Het is aan de reguliere ontwikkelingssamenwerking om garant te staan voor die minder sexy projecten, vinden experts. Grote nieuwe spelers als Zuckerberg kunnen zich op termijn zeker nuttig maken, maar mogen het traditionele veld nooit helemaal vervangen.

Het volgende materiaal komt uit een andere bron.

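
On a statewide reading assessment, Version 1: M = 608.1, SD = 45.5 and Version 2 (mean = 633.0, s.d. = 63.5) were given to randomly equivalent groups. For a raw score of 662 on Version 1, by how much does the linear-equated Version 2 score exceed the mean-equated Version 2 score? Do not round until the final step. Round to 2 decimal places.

Mean-equated: 662 + (633.0 − 608.1) = 686.90
Linear-equated: (63.5/45.5)(662 − 608.1) + 633.0 = 708.223
Difference = 708.223 − 686.90 = 21.32

21.32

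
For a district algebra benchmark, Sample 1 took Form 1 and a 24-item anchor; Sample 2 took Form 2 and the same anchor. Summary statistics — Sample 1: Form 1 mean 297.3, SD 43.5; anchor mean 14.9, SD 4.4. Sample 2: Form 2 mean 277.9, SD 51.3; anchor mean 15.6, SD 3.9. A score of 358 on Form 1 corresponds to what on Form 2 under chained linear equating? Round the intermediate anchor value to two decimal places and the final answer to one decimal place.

Form 1 → anchor (Sample 1): v = (4.4/43.5)(358 − 297.3) + 14.9 = 21.04
anchor → Form 2 (Sample 2): y = (51.3/3.9)(21.04 − 15.6) + 277.9 = 349.5

349.5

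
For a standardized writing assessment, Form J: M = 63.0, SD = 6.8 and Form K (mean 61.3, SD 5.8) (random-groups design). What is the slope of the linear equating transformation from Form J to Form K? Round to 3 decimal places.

A = SD_Y / SD_X = 5.8 / 6.8 = 0.853

0.853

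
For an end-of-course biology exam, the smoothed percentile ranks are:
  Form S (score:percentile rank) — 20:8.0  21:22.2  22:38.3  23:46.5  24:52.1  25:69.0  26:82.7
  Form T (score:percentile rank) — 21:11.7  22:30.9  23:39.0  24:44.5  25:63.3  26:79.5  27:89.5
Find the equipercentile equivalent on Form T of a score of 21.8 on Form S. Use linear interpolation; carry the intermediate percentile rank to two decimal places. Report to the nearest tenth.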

Dit betekent niet dat er geen Europese filantropen mogen opstaan. Nu zijn het vooral Amerikanen die openlijk en diep in de buidel tasten. Terwijl hier evengoed grootverdieners rondlopen die op globaal niveau een verschil kunnen maken. Hoe dan ook zullen we in de toekomst steeds meer rekening moeten houden met de miljoenen van de '1 procent'. Hoe meer winst grote technologiebedrijven of multinationals maken, hoe groter de kans dat topmannen met hun geld de kindersterfte willen terugdringen of hiv willen genezen.

"Het blijft een beetje wrang", vindt De Herdt. "Want het is net de wereldwijde ongelijkheid die ervoor zorgt dat sommigen zulke riante fortuinen vergaren. En dan gaan ze met hun geld de symptomen aanpakken, terwijl je eigenlijk het hele systeem moet aanpakken. Dat blijft problematisch."